Bogus anecdotes and trite observations are the staple of management books. Howard Davies, deputy governor of the Bank of England, finds "The Witch Doctors" no exception. In fact, it is exquisitely dreadfulby Howard Davies / January 20, 1997 / Leave a comment
Published in January 1997 issue of Prospect Magazine
This is an important book. We know that, because it says so. The cover tells us that The Witch Doctors reveals “what the management gurus are saying, why it matters and how to make sense of it.” It is, therefore, quite definitely, a book we ought to read. Rosabeth Moss Kanter of Harvard enjoins us to “read it before buying any other business book!” This is, in other words, a book with attitude.
I mention this front cover language not because I did not make it through the text itself. I did, right through to the bitter end. Indeed, the immodest market positioning positively spurred me on, because my own relationship with management punditry has, over the years, been something of an on-off romance. I was destruction-tested at Stanford Business School and, subsequently, spent a few perplexing years at McKinsey. Perplexing, because I found it hard to understand why my clients were prepared to pay decent money to employ someone who knew so much less about their business than they did.
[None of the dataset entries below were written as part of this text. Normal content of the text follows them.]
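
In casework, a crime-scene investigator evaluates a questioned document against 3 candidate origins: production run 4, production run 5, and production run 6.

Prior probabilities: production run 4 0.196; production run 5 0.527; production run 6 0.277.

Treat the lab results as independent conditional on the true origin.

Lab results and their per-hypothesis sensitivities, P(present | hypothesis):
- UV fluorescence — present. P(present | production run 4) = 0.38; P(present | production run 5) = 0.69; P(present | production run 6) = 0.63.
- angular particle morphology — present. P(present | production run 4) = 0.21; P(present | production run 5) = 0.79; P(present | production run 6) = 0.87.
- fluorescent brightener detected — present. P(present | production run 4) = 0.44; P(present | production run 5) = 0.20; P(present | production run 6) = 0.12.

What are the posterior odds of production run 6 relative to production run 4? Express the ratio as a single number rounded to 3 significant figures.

2.65

Unnormalized posterior weight (prior times the lab result likelihoods) for each of the two hypotheses:
  production run 6: 0.277 × 0.63 × 0.87 × 0.12 = 0.018219
  production run 4: 0.196 × 0.38 × 0.21 × 0.44 = 0.006882
Posterior odds = 0.018219 / 0.006882 ≈ 2.65.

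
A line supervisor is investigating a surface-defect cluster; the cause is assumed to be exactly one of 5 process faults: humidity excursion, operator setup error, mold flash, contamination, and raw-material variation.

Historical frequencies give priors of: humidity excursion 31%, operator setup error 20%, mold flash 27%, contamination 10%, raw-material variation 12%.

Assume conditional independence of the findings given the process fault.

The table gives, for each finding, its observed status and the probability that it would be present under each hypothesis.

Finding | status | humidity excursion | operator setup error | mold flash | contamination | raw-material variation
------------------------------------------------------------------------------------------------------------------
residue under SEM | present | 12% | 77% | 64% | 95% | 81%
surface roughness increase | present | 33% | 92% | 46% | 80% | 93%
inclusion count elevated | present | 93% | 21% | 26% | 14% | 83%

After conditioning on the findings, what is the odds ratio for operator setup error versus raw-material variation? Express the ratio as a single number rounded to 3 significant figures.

0.397

Unnormalized posterior weight (prior times the finding likelihoods) for each of the two hypotheses:
  operator setup error: 0.20 × 0.77 × 0.92 × 0.21 = 0.029753
  raw-material variation: 0.12 × 0.81 × 0.93 × 0.83 = 0.075029
Odds(operator setup error : raw-material variation) = 0.029753 / 0.075029 ≈ 0.397.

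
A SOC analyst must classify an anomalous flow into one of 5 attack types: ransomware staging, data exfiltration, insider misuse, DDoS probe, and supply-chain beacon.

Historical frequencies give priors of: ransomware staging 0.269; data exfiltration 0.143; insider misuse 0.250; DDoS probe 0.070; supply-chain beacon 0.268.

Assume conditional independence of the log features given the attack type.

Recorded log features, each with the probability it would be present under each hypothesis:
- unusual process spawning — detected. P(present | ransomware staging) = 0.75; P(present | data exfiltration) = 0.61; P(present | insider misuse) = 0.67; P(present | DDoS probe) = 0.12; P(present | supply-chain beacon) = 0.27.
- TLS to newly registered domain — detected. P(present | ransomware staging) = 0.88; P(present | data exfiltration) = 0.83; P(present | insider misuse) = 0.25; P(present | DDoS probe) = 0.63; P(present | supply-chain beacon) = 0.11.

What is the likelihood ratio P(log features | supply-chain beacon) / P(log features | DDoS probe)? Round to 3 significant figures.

0.393

Joint likelihood of the log feature pattern under each hypothesis:
  supply-chain beacon: 0.27 × 0.11 = 0.0297
  DDoS probe: 0.12 × 0.63 = 0.0756
Bayes factor = 0.0297 / 0.0756 ≈ 0.393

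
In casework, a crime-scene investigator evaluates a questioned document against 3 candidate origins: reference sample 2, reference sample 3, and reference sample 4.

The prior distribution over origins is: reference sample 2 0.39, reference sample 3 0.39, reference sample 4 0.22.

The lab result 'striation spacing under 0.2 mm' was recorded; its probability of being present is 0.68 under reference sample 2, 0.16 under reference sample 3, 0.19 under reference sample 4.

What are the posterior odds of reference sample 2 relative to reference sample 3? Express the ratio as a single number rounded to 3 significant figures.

The normalizing constant cancels in an odds ratio, so compute prior × likelihood for the two hypotheses only:
  reference sample 2: 0.39 × 0.68 = 0.2652
  reference sample 3: 0.39 × 0.16 = 0.0624
Posterior odds = 0.2652 / 0.0624 ≈ 4.25.

4.25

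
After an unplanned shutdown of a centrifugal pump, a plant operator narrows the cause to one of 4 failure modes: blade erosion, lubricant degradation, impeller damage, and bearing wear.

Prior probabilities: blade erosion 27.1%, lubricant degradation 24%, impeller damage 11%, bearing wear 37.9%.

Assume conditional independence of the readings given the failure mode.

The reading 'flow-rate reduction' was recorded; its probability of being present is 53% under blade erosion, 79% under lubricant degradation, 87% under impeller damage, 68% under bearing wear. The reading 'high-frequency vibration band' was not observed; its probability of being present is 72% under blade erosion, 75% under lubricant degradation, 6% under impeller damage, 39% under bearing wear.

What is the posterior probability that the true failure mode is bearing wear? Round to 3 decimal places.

Multiply each prior by the joint likelihood of the reading pattern (using 1 − P(present | H) for each absent reading):
  blade erosion: 0.271 × 0.53 × (1 − 0.72) = 0.040216
  lubricant degradation: 0.240 × 0.79 × (1 − 0.75) = 0.0474
  impeller damage: 0.110 × 0.87 × (1 − 0.06) = 0.089958
  bearing wear: 0.379 × 0.68 × (1 − 0.39) = 0.15721
The unnormalized weights sum to 0.33478.
P(bearing wear | evidence) = 0.15721 / 0.33478 ≈ 0.470.

0.470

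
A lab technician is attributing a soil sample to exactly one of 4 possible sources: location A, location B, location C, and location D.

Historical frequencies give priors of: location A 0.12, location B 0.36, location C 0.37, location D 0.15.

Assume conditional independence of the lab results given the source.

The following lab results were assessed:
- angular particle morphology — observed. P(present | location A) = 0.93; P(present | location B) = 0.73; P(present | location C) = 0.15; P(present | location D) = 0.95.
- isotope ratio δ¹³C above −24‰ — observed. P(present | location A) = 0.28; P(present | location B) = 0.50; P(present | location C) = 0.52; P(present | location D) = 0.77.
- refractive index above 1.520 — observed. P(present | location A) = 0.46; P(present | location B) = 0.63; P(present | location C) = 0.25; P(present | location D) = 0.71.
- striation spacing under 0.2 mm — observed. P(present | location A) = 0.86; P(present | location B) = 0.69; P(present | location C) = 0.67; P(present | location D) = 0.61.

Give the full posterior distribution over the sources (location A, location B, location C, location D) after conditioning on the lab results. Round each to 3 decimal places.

0.101, 0.469, 0.040, 0.390

For each hypothesis, the unnormalized posterior weight is prior × product of the lab result likelihoods:
  location A: 0.12 × 0.93 × 0.28 × 0.46 × 0.86 = 0.012362
  location B: 0.36 × 0.73 × 0.50 × 0.63 × 0.69 = 0.05712
  location C: 0.37 × 0.15 × 0.52 × 0.25 × 0.67 = 0.0048341
  location D: 0.15 × 0.95 × 0.77 × 0.71 × 0.61 = 0.047522
Marginal likelihood of the evidence = 0.12184.
P(location A | evidence) = 0.012362 / 0.12184 ≈ 0.101
P(location B | evidence) = 0.05712 / 0.12184 ≈ 0.469
P(location C | evidence) = 0.0048341 / 0.12184 ≈ 0.040
P(location D | evidence) = 0.047522 / 0.12184 ≈ 0.390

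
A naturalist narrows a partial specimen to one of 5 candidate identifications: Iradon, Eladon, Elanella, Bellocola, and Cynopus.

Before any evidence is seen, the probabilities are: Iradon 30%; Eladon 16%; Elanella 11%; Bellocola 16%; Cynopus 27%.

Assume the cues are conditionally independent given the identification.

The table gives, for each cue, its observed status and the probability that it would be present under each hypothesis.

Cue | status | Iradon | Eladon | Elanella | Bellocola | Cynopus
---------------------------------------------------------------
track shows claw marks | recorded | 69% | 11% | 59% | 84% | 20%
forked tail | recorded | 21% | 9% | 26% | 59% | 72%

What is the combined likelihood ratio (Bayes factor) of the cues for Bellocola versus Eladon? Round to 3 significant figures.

50.1

The Bayes factor is the ratio of the joint likelihoods of the cue pattern under the two hypotheses.
  Bellocola: 0.84 × 0.59 = 0.4956
  Eladon: 0.11 × 0.09 = 0.0099
Bayes factor = 0.4956 / 0.0099 ≈ 50.1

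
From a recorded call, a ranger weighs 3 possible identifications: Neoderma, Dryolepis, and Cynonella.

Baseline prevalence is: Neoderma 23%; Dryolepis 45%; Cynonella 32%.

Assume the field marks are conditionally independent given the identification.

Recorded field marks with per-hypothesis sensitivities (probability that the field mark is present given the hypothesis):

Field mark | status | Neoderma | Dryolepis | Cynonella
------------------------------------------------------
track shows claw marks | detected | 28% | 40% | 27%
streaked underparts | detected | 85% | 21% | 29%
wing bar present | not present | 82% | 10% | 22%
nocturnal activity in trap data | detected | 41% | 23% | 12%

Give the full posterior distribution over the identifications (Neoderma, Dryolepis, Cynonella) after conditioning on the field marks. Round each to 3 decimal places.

0.284, 0.551, 0.165

Multiply each prior by the joint likelihood of the field mark pattern (using 1 − P(present | H) for each absent field mark):
  Neoderma: 0.23 × 0.28 × 0.85 × (1 − 0.82) × 0.41 = 0.0040398
  Dryolepis: 0.45 × 0.40 × 0.21 × (1 − 0.10) × 0.23 = 0.0078246
  Cynonella: 0.32 × 0.27 × 0.29 × (1 − 0.22) × 0.12 = 0.0023452
Normalizing constant Z = 0.0040398 + 0.0078246 + 0.0023452 = 0.01421.
P(Neoderma | evidence) = 0.0040398 / 0.01421 ≈ 0.284
P(Dryolepis | evidence) = 0.0078246 / 0.01421 ≈ 0.551
P(Cynonella | evidence) = 0.0023452 / 0.01421 ≈ 0.165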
But in spite of these impeccable management credentials, I have always found the guru industry’s productions rather hard to take. From Peters and Waterman onwards, I have stocked up my office bookshelves with the latest tomes, promising to reveal the secrets of success, but two chapters into even the most hyped volume I find myself repelled by the usual combination of illiterate prose, bogus anecdotes, non sequiturs and wrong-headed “do-it-yourself” economics. I know that a million managers cannot be entirely wrong, but I do not have the patience to mine the nuggets of wisdom embedded in the slurry.